There's a reason, by the way, that I chose mass as the relevant mechanism and not gravity, and I think this is relevant to Fodor's confusion. Mass is a mechanism in the sense that the presence of mass x causes movement in mass y (and vice versa). The presences or absence of gravity itself is not the relevant counterfactual here, because it's the law we're using counterfactuals to describe. To test whether body 1 caused body 2 to move, I add or take away body 1; not gravitation itself. Likewise, I'm not asking precisely whether natural selection caused evolution.
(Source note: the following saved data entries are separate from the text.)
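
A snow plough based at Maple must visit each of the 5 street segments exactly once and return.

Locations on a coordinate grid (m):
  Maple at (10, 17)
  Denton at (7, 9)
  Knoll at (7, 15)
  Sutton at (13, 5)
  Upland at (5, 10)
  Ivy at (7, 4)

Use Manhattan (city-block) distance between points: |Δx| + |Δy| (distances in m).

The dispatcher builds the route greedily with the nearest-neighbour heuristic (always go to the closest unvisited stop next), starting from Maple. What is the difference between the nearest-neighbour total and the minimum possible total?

2 m longer than the optimal tour.

From Maple: Knoll=5, Denton=11, Upland=12, Sutton=15, Ivy=16 → choose Knoll (5).
From Knoll: Denton=6, Upland=7, Ivy=11, Sutton=16 → choose Denton (6).
From Denton: Upland=3, Ivy=5, Sutton=10 → choose Upland (3).
From Upland: Ivy=8, Sutton=13 → choose Ivy (8).
From Ivy: Sutton=7 → choose Sutton (7).
NN route Maple → Knoll → Denton → Upland → Ivy → Sutton → Maple costs 44.
Optimal: Maple → Knoll → Upland → Denton → Ivy → Sutton → Maple costs 42 (by enumerating all 60 distinct tours).
Excess = 44 − 42 = 2.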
I'm asking whether or not it explains evolution insofar as reproductivity causes changes in traits. Fodor seems to be conflating explanation and cause, or demands that a theory or general law be the latter rather than the former. But a general law describes something for which there is a mechanism; natural selection "itself" need not be able to "distinguish" relevant traits (heart pumping) and free riders (heart thumping) in order to be a theory. Rather, it must be the case that reproductivity is causally related to the one and not the other.
The March episode of Julian Baggini’s podcast has an interview with Fodor (amongst other things)
http://www.philosophymonthly.com/
Thanks Seth — I’ll check it out.
The updated version of Fodor and Piatelli-Palmarini’s book addresses your response (well, Sober’s version) on pp. 183-186. They express skepticism on the grounds that the number of “place-holders” in such law schemata would be enormously high (where they are not in the case of the physics example).
Thanks — will check it out.
Actually, although pp. 183-186 is relevant, there’s also a specific response to the theory schema suggestion on pp. 131-132.